L’Associazione Carlo La Catena, esprime preoccupazione per l’incremento del fenomeno delle immatricolazioni di veicoli con targhe estere a Napoli, fenomeno noto come targhe “polacche”. Questo fenomeno, che da isolato, sta diventando sistemico, ha gravi ripercussioni economiche, sociali e legali sulla città e per l’Italia.
Il sistema assicurativo italiano permette alle compagnie assicurative di rastrellare ricchezze dei territori in modo ingiustificato danneggiando la crescita e l’economia, crea povertà.
Le ragioni principali di questa diffusione risiedono nella disomogeneità dei premi assicurativi obbligatori tra le diverse regioni italiane. A Napoli, infatti, i costi delle assicurazioni raggiungono cifre ingiustificate e insostenibili: circa 1.500 euro per uno scooter, mentre in altre aree del Paese l’importo si attesta intorno ai 300 euro. Questo divario non solo crea un ingiustificato danno economico per i cittadini, ma alimenta anche pratiche illecite, favorendo l’importazione di veicoli immatricolati all’estero e sottraendo risorse all’erario e all’economia locale.
Il fenomeno delle targhe “polacche” non rappresenta solo una questione di disparità economica, ma una potenziale minaccia per la sicurezza e la legalità del nostro territorio. Inoltre, questo sistema di elusione fiscale danneggia l’intera collettività, poiché comporta una significativa perdita di entrate per lo Stato, sia per quanto riguarda le imposte sull’acquisto dei veicoli che per quelle relative alle immatricolazioni e ai tributi locali. La mancata riscossione dei premi assicurativi riduce anche le risorse destinate a garantire la sicurezza stradale e la protezione dei cittadini.

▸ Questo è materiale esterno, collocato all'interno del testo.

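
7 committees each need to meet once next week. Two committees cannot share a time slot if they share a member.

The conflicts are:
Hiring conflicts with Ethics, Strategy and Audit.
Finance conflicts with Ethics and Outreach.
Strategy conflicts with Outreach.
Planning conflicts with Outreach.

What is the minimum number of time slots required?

3

The cycle Finance-Outreach-Strategy-Hiring-Ethics-Finance has odd length 5, so it cannot be 2-colored; at least 3 time slots are needed.
3 time slots suffice: Hiring=1, Finance=2, Ethics=3, Strategy=2, Audit=2, Planning=2, Outreach=1. Each listed conflict is separated.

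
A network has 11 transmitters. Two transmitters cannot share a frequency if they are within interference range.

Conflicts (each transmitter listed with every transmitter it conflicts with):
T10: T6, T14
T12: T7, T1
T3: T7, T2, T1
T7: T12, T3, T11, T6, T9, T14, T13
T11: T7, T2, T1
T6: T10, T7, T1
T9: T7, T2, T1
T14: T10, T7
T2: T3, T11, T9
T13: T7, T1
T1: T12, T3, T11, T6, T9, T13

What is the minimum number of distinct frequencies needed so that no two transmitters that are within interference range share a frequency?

T13 and T1 conflict, so at least 2 frequencies are needed.
A valid assignment using 2 frequencies: T10=1, T12=2, T3=2, T7=1, T11=2, T6=2, T9=2, T14=2, T2=1, T13=2, T1=1. No two conflicting transmitters share a frequency.

2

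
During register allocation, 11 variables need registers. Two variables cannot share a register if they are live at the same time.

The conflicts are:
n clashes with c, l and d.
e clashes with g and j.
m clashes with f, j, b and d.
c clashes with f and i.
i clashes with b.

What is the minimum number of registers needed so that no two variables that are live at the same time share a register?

3

The cycle i-b-m-f-c-i has odd length 5, so it cannot be 2-colored; at least 3 registers are needed.
3 registers suffice: register 1 → {e, m, c, l}; register 2 → {n, g, f, j, i}; register 3 → {b, d}. Each listed conflict is separated.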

L’Associazione Carlo La Catena ritiene che questa situazione non possa più essere ignorata. È necessario un intervento urgente da parte delle istituzioni competenti per sanare questa disparità di trattamento e contrastare i circuiti economici opachi che potrebbero essere legati alla criminalità organizzata. Le politiche pubbliche devono garantire un’adeguata regolamentazione del mercato delle assicurazioni, affinché vengano tutelati i diritti dei cittadini e l’equità del sistema fiscale nazionale.
L’Associazione Carlo La Catena nasce nel 1994, e intende essere propulsore di idee e di programmi per lo sviluppo del territorio per creare lavoro e crescita sociale, affinché si possano creare le giuste condizioni per contrastare le mafie, un impegno verso la libertà e la giustizia. L’Associazione invita tutte le autorità competenti a intervenire con decisione per porre fine a questa distorsione del mercato e a salvaguardare la legalità e l’integrità della nostra società.